二人と打ち解けた僕たちは互いのことを話し合った。
「ラルクさんたちは冒険者ですか。夢があって楽しそうですね」
「そんな、レナードさんたちだって、こんなのどかな村でのんびり暮らせるなんて羨ましいですよ」
遠くでマリィと遊んであげているシンシアとカミーラを見ながら、僕はレナードと話していた。
「のどかですか。そうだといいんですがね」
「えっ」
「ボクたちの役目はこの神ノ山の生物たちと共生し、末永く見守ること。しかし近年は山を踏み荒らす冒険者たちが後を経ちません。それに生物たちも怒っているのです」
「そうなんですか……。そういえばドラゴンというのは村にとってどういう存在なんですか」
「村にとってというより、山にとっての守護神のようなもの。我々天竜族とは血の繋がりがあるとも言われています」
「血の繋がり、じゃあ村人たちにも竜の血が流れてるんですか」
「そうかもしれません。

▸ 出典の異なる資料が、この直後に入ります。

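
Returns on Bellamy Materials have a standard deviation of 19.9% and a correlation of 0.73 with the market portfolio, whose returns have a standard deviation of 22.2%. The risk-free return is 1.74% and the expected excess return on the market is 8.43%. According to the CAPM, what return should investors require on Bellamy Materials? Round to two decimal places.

β = ρ × σ_i / σ_m = 0.73 × 19.9% / 22.2% = 0.6544
E(R) = 1.74% + 0.6544 × 8.43% = 7.26%

7.26%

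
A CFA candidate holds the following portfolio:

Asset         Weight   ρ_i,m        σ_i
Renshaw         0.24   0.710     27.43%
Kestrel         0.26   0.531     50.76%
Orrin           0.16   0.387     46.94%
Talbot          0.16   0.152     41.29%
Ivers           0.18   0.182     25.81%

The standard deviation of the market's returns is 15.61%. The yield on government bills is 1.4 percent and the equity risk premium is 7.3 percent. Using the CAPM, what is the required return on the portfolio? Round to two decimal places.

9.09%

β_Renshaw = 0.710 × 27.43% / 15.61% = 1.2476
β_Kestrel = 0.531 × 50.76% / 15.61% = 1.7267
β_Orrin = 0.387 × 46.94% / 15.61% = 1.1637
β_Talbot = 0.152 × 41.29% / 15.61% = 0.4021
β_Ivers = 0.182 × 25.81% / 15.61% = 0.3009
β_P = Σ w_i β_i = 0.24×1.2476 + 0.26×1.7267 + 0.16×1.1637 + 0.16×0.4021 + 0.18×0.3009 = 1.0531
E(R_P) = R_f + β_P × MRP = 1.4% + 1.0531 × 7.3% = 9.09%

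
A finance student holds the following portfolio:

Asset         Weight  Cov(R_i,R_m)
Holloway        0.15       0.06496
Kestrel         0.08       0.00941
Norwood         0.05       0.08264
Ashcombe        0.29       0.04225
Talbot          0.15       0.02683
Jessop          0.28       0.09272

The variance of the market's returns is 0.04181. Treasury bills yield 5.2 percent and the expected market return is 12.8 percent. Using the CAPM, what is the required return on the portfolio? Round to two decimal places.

15.54%

β_Holloway = 0.06496 / 0.04181 = 1.5537
β_Kestrel = 0.00941 / 0.04181 = 0.2251
β_Norwood = 0.08264 / 0.04181 = 1.9766
β_Ashcombe = 0.04225 / 0.04181 = 1.0105
β_Talbot = 0.02683 / 0.04181 = 0.6417
β_Jessop = 0.09272 / 0.04181 = 2.2177
β_P = Σ w_i β_i = 0.15×1.5537 + 0.08×0.2251 + 0.05×1.9766 + 0.29×1.0105 + 0.15×0.6417 + 0.28×2.2177 = 1.3601
MRP = 12.8% − 5.2% = 7.60%
E(R_P) = R_f + β_P × MRP = 5.2% + 1.3601 × 7.6% = 15.54%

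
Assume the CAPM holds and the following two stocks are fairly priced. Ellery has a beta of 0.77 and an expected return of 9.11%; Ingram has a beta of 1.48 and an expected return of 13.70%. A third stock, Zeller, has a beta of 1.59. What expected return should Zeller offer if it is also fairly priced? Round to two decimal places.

14.41%

MRP (SML slope) = (13.70% − 9.11%) / (1.48 − 0.77) = 4.59% / 0.71 = 6.4648%
R_f (intercept) = 9.11% − 0.77 × 6.4648% = 4.1321%
E(R_Zeller) = R_f + β × MRP = 4.1321% + 1.59 × 6.4648% = 14.41%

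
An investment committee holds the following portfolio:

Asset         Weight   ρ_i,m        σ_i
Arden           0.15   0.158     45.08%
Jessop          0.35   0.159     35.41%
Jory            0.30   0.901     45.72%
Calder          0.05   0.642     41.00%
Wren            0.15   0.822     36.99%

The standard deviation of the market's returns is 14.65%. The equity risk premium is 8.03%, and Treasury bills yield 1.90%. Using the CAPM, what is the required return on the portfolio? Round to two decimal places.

β_Arden = 0.158 × 45.08% / 14.65% = 0.4862
β_Jessop = 0.159 × 35.41% / 14.65% = 0.3843
β_Jory = 0.901 × 45.72% / 14.65% = 2.8119
β_Calder = 0.642 × 41.00% / 14.65% = 1.7967
β_Wren = 0.822 × 36.99% / 14.65% = 2.0755
β_P = Σ w_i β_i = 0.15×0.4862 + 0.35×0.3843 + 0.30×2.8119 + 0.05×1.7967 + 0.15×2.0755 = 1.4522
E(R_P) = R_f + β_P × MRP = 1.90% + 1.4522 × 8.03% = 13.56%

13.56%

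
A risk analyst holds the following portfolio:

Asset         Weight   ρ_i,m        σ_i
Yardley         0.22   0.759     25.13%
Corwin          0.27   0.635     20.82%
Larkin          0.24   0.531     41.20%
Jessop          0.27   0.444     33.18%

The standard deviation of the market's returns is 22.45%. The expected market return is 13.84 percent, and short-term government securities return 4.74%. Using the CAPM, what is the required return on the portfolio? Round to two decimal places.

β_Yardley = 0.759 × 25.13% / 22.45% = 0.8496
β_Corwin = 0.635 × 20.82% / 22.45% = 0.5889
β_Larkin = 0.531 × 41.20% / 22.45% = 0.9745
β_Jessop = 0.444 × 33.18% / 22.45% = 0.6562
β_P = Σ w_i β_i = 0.22×0.8496 + 0.27×0.5889 + 0.24×0.9745 + 0.27×0.6562 = 0.7570
MRP = 13.84% − 4.74% = 9.10%
E(R_P) = R_f + β_P × MRP = 4.74% + 0.7570 × 9.10% = 11.63%

11.63%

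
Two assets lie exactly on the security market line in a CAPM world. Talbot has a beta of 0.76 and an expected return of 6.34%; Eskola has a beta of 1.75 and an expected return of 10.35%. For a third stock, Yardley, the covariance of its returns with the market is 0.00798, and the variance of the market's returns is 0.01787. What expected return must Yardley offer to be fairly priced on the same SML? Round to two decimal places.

MRP = (10.35% − 6.34%) / (1.75 − 0.76) = 4.0505%
R_f = 6.34% − 0.76 × 4.0505% = 3.2616%
β_Yardley = Cov / Var(R_m) = 0.00798 / 0.01787 = 0.4466
E(R_Yardley) = R_f + β × MRP = 3.2616% + 0.4466 × 4.0505% = 5.07%

5.07%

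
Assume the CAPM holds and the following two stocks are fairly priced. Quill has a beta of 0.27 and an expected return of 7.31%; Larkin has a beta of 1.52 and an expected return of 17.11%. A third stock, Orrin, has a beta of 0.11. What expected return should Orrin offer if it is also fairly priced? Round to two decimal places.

6.06%

MRP (SML slope) = (17.11% − 7.31%) / (1.52 − 0.27) = 9.80% / 1.25 = 7.8400%
R_f (intercept) = 7.31% − 0.27 × 7.8400% = 5.1932%
E(R_Orrin) = R_f + β × MRP = 5.1932% + 0.11 × 7.8400% = 6.06%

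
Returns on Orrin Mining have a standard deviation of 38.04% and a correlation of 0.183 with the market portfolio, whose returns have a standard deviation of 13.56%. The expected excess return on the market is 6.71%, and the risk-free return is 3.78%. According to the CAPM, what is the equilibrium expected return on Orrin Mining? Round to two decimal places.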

ただボクたち自身にとってはどうでもいいことです。竜の鱗や血を求めてくるのは、外から来る人間たちだけなので」
「そうですよね……」
「まあ、今日も村でゆっくりして行ってください。くれぐれも夜は出歩かないように」
こうして、天竜族の村で過ごす二日目の夜がきた。
「ラルクぅ! またレナードがマリィを連れて歩いていくのですぅ!」
カミーラに言われて窓の外を見ると、レナードがマリィの手を引いて、昨晩と同じように村の奥へと歩いていく。
「なんだか、マリィの様子がおかしいように見える。嫌がってないか?」
「そうですね……、ちょっと声をかけてみませんか?」
シンシアに言われて僕も同意した。僕たちは宿から出て、レナードたちの後を追いかけた。
「どうしてきたんだ! 出歩くなと言っただろう! すぐに宿に戻ってくれ!」
「そんな! レナード、待ってくれ! マリィが嫌がってるじゃないか! どうして彼女を神殿に連れて行くんだ?」
僕たちはレナードとマリィを追いかけて、小道の先で神殿に入る前の二人に声をかけた。
「いいから! ついてこないでくれ! 早く行かないと……マリィ? 大丈夫か?」
「ううぅ……苦しいよ。お兄ちゃん」
マリィは胸に手を当てて苦しそうにしている。それを心配するレナードの目は優しい家族の眼差しだった。
「レナード、マリィは体長が悪いんだろ? 安静にしていたほうがいい。もしかして病気かもしれないんだぞ!」
「これは……違うんだ! マリィ、行くぞ!」
「レナード!」
僕はレナードの手を掴んだ。
「邪魔するな!」
「ううぅ……あああぁ……」
その時、マリィが低い唸り声をあげた。
「まずい! 離れろ!」
レナードは僕の手を振りほどいて、距離を取った。マリィの体から何か青白いオーラが出ている。
「ダメだ。遅かったか!」
レナードはそう言って、マリィの手を離して、彼女から距離をとった。
「あああああぁぁぁ!」
マリィが声を上げると同時に、その体は光と煙に包まれて見えなくなる。
煙がはれて、次に姿を現したのは、大きな青白い肌のドラゴンだった。
「グルルルルルッ!」
「なんだこれは……。ドラゴン!」
「これがドラゴンなのですね。わたし始めてみました……」
「ほわわ〜、おっきいドラゴンなのですぅ」
「マリィ!」
レナードはドラゴンに向かって、マリィと叫んだ。
「レナード、これは……? あれはマリィなのか?」
「そうだ! マリィはドラゴンに変身してしまう呪いにかかっている!」
「呪い!?」
「たまに夜になると苦しそうにして、ドラゴンに変身してしまう。村の者たちにバレないように、迷惑にならないように神殿に連れて行ってたんだ! 今日は間に合わなかった!」
「そうだったのか! そうとは知らず引き止めて……僕のせいですまない……」
「それはもういい。それよりもマリィを大人しくさせるのを手伝ってほしいんだ! この姿になったマリィは手がつけられない!」
「ググルルルッ!」
全長10メートルほどの大きさのドラゴンの姿になったマリィは、巨大なシッポを振り回してきた。
ブオォン! ガキン!
「せえぇい!」
カミーラが剣で受け流してくれる。
「すっごく硬いのですぅ! 手がシビレますぅ!」
「シンシア! 聖域を詠唱してくれ!」
「今からですか!」
「簡単なやつでいい。10分時間を稼ぐ! 離れた所で頼む!」
「わかりました!」
「よし、カミーラ! なんとか時間を稼ぐぞ! 村の方には行かせないようにしよう!」
「わかったのですぅ!」
「ボクも援護する!」
それから、ドラゴンの姿になったマリィを相手に僕とカミーラとレナードの三人はなんとか立ち回った。
そして、マリィが次に巨大なシッポを振り回した時、神殿の壁が壊された。
崩れた壁から顔を出したのは捕らえられていた『真紅の華』のメンバーたちだった。